NUCLEAR VALDEZ – Summer (1989)
This is a song that I discovered back in high school. I worked in a record store, and as soon as school was over I would be down at the store. This time of my life was about devouring whatever music I could get my hands on. This song has explosive vocals, but cool, understated guitar work. It’s that perfect mix of having vibe and being catchy. 

**ROBERT EARL KEEN – Corpus Christi Bay **(1993)
I was born and raised in Corpus Christi, Texas: a small city not too far from the Mexican border. This song just sounds like my home town. There are lots of lyrical references to things in town and it takes me right back to my childhood. To me, Robert Earl just sounds like some southern uncle telling you stories. 

JOHN HIATT – Something Wild (1993)
This song kicks major ass. It’s just got so much energy. Just the sound of the snare drum in the chorus. The lyrics are honest and direct, and John Hiatt’s voice is one of the best mixes of country and rock to ever exist – it’s like the world’s most expensive mahogany-hued leather. From the first time you hear this song, you are transported. I sing this one at the top of my lungs often. 

SCREAMIN’ CHEETAH WHEELIES – Hello From Venus (1996)
It’s an amazing song and what an outstanding voice. The lyrics totally remind me of how being on tour always gives you the vibe of being on another planet: ‘Down in the farmland, quicksand, there’s nowhere to go, I don’t have the guts to go back there alone, knowing what I know, so I just telephone to them...’ Amen, bro. 

THE BOTTLE ROCKETS – Indianapolis (1997)
The lyrics to this one – ‘Can’t go west, can’t go east, stuck in Indianapolis with a fuel pump that’s deceased’ – are solid gold. Any band that’s been on the road, having a bad time with travel, can relate to this. When you break down on the road it can zap your mojo. 

BEN NICHOLS/LUCERO – Nights Like These (2002)
This song will make you want to drink whiskey and remember every chick that ever dumped your ass. I first saw this performed solo on acoustic by Ben Nichols in a tiny shit-hole club in Memphis. It floored me with its simplicity, and how it had this haunting pulse but remained catchy. 

FRED EAGLESMITH – I Shot Your Dog (2003)
This is a song that my bandmate in Royal Southern Brotherhood, Mike Zito, turned me on to. It’s hilarious. The lyrics and delivery are just perfect. Even though music is a very serious thing to me, it’s nice when it can make us laugh as hard as stand-up comedy. 
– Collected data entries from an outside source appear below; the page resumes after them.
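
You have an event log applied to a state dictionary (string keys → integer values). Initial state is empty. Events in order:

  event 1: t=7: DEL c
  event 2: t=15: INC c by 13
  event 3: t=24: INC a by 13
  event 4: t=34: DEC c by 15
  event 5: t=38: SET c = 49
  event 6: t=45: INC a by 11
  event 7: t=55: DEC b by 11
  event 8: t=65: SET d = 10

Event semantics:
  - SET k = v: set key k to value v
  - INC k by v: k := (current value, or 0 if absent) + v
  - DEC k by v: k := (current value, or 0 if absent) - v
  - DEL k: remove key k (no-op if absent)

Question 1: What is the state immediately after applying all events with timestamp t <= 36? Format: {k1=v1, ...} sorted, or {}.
Apply events with t <= 36 (4 events):
  after event 1 (t=7: DEL c): {}
  after event 2 (t=15: INC c by 13): {c=13}
  after event 3 (t=24: INC a by 13): {a=13, c=13}
  after event 4 (t=34: DEC c by 15): {a=13, c=-2}

Answer: {a=13, c=-2}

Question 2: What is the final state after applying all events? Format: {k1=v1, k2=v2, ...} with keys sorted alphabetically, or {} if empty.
  after event 1 (t=7: DEL c): {}
  after event 2 (t=15: INC c by 13): {c=13}
  after event 3 (t=24: INC a by 13): {a=13, c=13}
  after event 4 (t=34: DEC c by 15): {a=13, c=-2}
  after event 5 (t=38: SET c = 49): {a=13, c=49}
  after event 6 (t=45: INC a by 11): {a=24, c=49}
  after event 7 (t=55: DEC b by 11): {a=24, b=-11, c=49}
  after event 8 (t=65: SET d = 10): {a=24, b=-11, c=49, d=10}

Answer: {a=24, b=-11, c=49, d=10}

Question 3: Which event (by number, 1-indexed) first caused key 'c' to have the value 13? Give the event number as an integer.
Looking for first event where c becomes 13:
  event 2: c (absent) -> 13  <-- first match

Answer: 2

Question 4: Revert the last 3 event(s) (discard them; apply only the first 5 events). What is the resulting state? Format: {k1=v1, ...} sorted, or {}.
Keep first 5 events (discard last 3):
  after event 1 (t=7: DEL c): {}
  after event 2 (t=15: INC c by 13): {c=13}
  after event 3 (t=24: INC a by 13): {a=13, c=13}
  after event 4 (t=34: DEC c by 15): {a=13, c=-2}
  after event 5 (t=38: SET c = 49): {a=13, c=49}

Answer: {a=13, c=49}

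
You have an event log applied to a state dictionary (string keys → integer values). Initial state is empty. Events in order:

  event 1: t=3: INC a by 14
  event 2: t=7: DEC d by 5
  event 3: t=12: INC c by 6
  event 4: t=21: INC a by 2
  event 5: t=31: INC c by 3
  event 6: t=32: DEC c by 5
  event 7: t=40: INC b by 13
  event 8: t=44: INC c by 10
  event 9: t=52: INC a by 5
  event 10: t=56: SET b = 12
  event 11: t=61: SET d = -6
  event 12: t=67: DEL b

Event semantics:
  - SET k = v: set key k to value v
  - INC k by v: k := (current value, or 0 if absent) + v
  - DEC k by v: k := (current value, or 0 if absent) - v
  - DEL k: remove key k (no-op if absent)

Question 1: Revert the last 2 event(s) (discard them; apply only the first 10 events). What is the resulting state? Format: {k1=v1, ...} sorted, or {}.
Keep first 10 events (discard last 2):
  after event 1 (t=3: INC a by 14): {a=14}
  after event 2 (t=7: DEC d by 5): {a=14, d=-5}
  after event 3 (t=12: INC c by 6): {a=14, c=6, d=-5}
  after event 4 (t=21: INC a by 2): {a=16, c=6, d=-5}
  after event 5 (t=31: INC c by 3): {a=16, c=9, d=-5}
  after event 6 (t=32: DEC c by 5): {a=16, c=4, d=-5}
  after event 7 (t=40: INC b by 13): {a=16, b=13, c=4, d=-5}
  after event 8 (t=44: INC c by 10): {a=16, b=13, c=14, d=-5}
  after event 9 (t=52: INC a by 5): {a=21, b=13, c=14, d=-5}
  after event 10 (t=56: SET b = 12): {a=21, b=12, c=14, d=-5}

Answer: {a=21, b=12, c=14, d=-5}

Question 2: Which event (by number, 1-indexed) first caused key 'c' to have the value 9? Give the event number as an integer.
Answer: 5

Derivation:
Looking for first event where c becomes 9:
  event 3: c = 6
  event 4: c = 6
  event 5: c 6 -> 9  <-- first match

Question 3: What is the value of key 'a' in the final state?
Answer: 21

Derivation:
Track key 'a' through all 12 events:
  event 1 (t=3: INC a by 14): a (absent) -> 14
  event 2 (t=7: DEC d by 5): a unchanged
  event 3 (t=12: INC c by 6): a unchanged
  event 4 (t=21: INC a by 2): a 14 -> 16
  event 5 (t=31: INC c by 3): a unchanged
  event 6 (t=32: DEC c by 5): a unchanged
  event 7 (t=40: INC b by 13): a unchanged
  event 8 (t=44: INC c by 10): a unchanged
  event 9 (t=52: INC a by 5): a 16 -> 21
  event 10 (t=56: SET b = 12): a unchanged
  event 11 (t=61: SET d = -6): a unchanged
  event 12 (t=67: DEL b): a unchanged
Final: a = 21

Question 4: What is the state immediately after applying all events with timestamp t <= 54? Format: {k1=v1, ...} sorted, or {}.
Apply events with t <= 54 (9 events):
  after event 1 (t=3: INC a by 14): {a=14}
  after event 2 (t=7: DEC d by 5): {a=14, d=-5}
  after event 3 (t=12: INC c by 6): {a=14, c=6, d=-5}
  after event 4 (t=21: INC a by 2): {a=16, c=6, d=-5}
  after event 5 (t=31: INC c by 3): {a=16, c=9, d=-5}
  after event 6 (t=32: DEC c by 5): {a=16, c=4, d=-5}
  after event 7 (t=40: INC b by 13): {a=16, b=13, c=4, d=-5}
  after event 8 (t=44: INC c by 10): {a=16, b=13, c=14, d=-5}
  after event 9 (t=52: INC a by 5): {a=21, b=13, c=14, d=-5}

Answer: {a=21, b=13, c=14, d=-5}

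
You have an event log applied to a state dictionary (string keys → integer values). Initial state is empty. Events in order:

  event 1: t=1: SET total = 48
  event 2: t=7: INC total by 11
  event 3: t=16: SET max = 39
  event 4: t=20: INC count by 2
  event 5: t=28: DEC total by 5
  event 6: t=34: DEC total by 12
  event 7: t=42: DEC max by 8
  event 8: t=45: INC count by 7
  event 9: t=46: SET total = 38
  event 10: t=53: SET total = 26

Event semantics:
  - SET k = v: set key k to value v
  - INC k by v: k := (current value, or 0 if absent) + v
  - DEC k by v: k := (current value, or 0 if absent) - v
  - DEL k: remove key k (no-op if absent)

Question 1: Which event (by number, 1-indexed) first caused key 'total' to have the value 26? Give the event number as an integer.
Answer: 10

Derivation:
Looking for first event where total becomes 26:
  event 1: total = 48
  event 2: total = 59
  event 3: total = 59
  event 4: total = 59
  event 5: total = 54
  event 6: total = 42
  event 7: total = 42
  event 8: total = 42
  event 9: total = 38
  event 10: total 38 -> 26  <-- first match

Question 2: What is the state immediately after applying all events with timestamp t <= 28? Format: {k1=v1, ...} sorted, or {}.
Answer: {count=2, max=39, total=54}

Derivation:
Apply events with t <= 28 (5 events):
  after event 1 (t=1: SET total = 48): {total=48}
  after event 2 (t=7: INC total by 11): {total=59}
  after event 3 (t=16: SET max = 39): {max=39, total=59}
  after event 4 (t=20: INC count by 2): {count=2, max=39, total=59}
  after event 5 (t=28: DEC total by 5): {count=2, max=39, total=54}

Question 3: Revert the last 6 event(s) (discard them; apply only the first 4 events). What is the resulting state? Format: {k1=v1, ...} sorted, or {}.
Answer: {count=2, max=39, total=59}

Derivation:
Keep first 4 events (discard last 6):
  after event 1 (t=1: SET total = 48): {total=48}
  after event 2 (t=7: INC total by 11): {total=59}
  after event 3 (t=16: SET max = 39): {max=39, total=59}
  after event 4 (t=20: INC count by 2): {count=2, max=39, total=59}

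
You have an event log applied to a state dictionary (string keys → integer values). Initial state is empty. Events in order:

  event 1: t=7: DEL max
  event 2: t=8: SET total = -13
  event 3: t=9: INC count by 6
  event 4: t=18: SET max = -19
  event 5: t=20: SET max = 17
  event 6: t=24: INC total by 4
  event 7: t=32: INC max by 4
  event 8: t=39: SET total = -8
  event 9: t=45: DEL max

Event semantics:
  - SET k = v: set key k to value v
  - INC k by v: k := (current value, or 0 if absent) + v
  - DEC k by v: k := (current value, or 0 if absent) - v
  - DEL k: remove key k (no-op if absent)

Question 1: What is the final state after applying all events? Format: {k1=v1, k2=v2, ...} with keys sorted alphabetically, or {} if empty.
Answer: {count=6, total=-8}

Derivation:
  after event 1 (t=7: DEL max): {}
  after event 2 (t=8: SET total = -13): {total=-13}
  after event 3 (t=9: INC count by 6): {count=6, total=-13}
  after event 4 (t=18: SET max = -19): {count=6, max=-19, total=-13}
  after event 5 (t=20: SET max = 17): {count=6, max=17, total=-13}
  after event 6 (t=24: INC total by 4): {count=6, max=17, total=-9}
  after event 7 (t=32: INC max by 4): {count=6, max=21, total=-9}
  after event 8 (t=39: SET total = -8): {count=6, max=21, total=-8}
  after event 9 (t=45: DEL max): {count=6, total=-8}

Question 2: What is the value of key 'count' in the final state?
Track key 'count' through all 9 events:
  event 1 (t=7: DEL max): count unchanged
  event 2 (t=8: SET total = -13): count unchanged
  event 3 (t=9: INC count by 6): count (absent) -> 6
  event 4 (t=18: SET max = -19): count unchanged
  event 5 (t=20: SET max = 17): count unchanged
  event 6 (t=24: INC total by 4): count unchanged
  event 7 (t=32: INC max by 4): count unchanged
  event 8 (t=39: SET total = -8): count unchanged
  event 9 (t=45: DEL max): count unchanged
Final: count = 6

Answer: 6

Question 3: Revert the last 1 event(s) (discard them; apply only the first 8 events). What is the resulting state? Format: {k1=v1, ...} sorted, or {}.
Keep first 8 events (discard last 1):
  after event 1 (t=7: DEL max): {}
  after event 2 (t=8: SET total = -13): {total=-13}
  after event 3 (t=9: INC count by 6): {count=6, total=-13}
  after event 4 (t=18: SET max = -19): {count=6, max=-19, total=-13}
  after event 5 (t=20: SET max = 17): {count=6, max=17, total=-13}
  after event 6 (t=24: INC total by 4): {count=6, max=17, total=-9}
  after event 7 (t=32: INC max by 4): {count=6, max=21, total=-9}
  after event 8 (t=39: SET total = -8): {count=6, max=21, total=-8}

Answer: {count=6, max=21, total=-8}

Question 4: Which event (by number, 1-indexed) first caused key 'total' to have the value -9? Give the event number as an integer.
Looking for first event where total becomes -9:
  event 2: total = -13
  event 3: total = -13
  event 4: total = -13
  event 5: total = -13
  event 6: total -13 -> -9  <-- first match

Answer: 6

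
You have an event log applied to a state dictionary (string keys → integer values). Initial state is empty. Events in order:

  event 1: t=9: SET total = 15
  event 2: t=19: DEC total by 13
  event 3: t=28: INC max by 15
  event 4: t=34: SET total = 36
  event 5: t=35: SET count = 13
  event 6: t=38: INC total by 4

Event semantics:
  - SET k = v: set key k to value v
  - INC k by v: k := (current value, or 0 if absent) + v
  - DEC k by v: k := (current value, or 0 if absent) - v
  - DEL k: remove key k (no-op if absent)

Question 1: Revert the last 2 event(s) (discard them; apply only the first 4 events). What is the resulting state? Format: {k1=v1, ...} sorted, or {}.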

THE JAYHAWKS – Angelyne (2003)
What a gorgeous song. It’s got killer structure, and the lyrics haunt you. ‘You could never stand living with a man, who could only lead you half way to love.’ That is some deep shit.

BLUE HIGHWAY – I’ll Wait (2006)
This version of Van Halen’s 1984 hit is a gem. A song that was once riddled with synthesisers, gloss and fake tits is given a Kentucky, tobacco-spitting, chicken-neck-breaking treatment. It sounds as if it should be the original; soulful, with shit-kicking banjo.

LUCERO – I Can’t Stand To Leave You (2012)
There’s just something so special about the pacing, vibe and imagery of this song. The pedal steel is spooky-perfect, the vocal is ragged yet smooth at the same time. This song is mystical, yet simple, and it always takes me to another place. The ultimate highway song.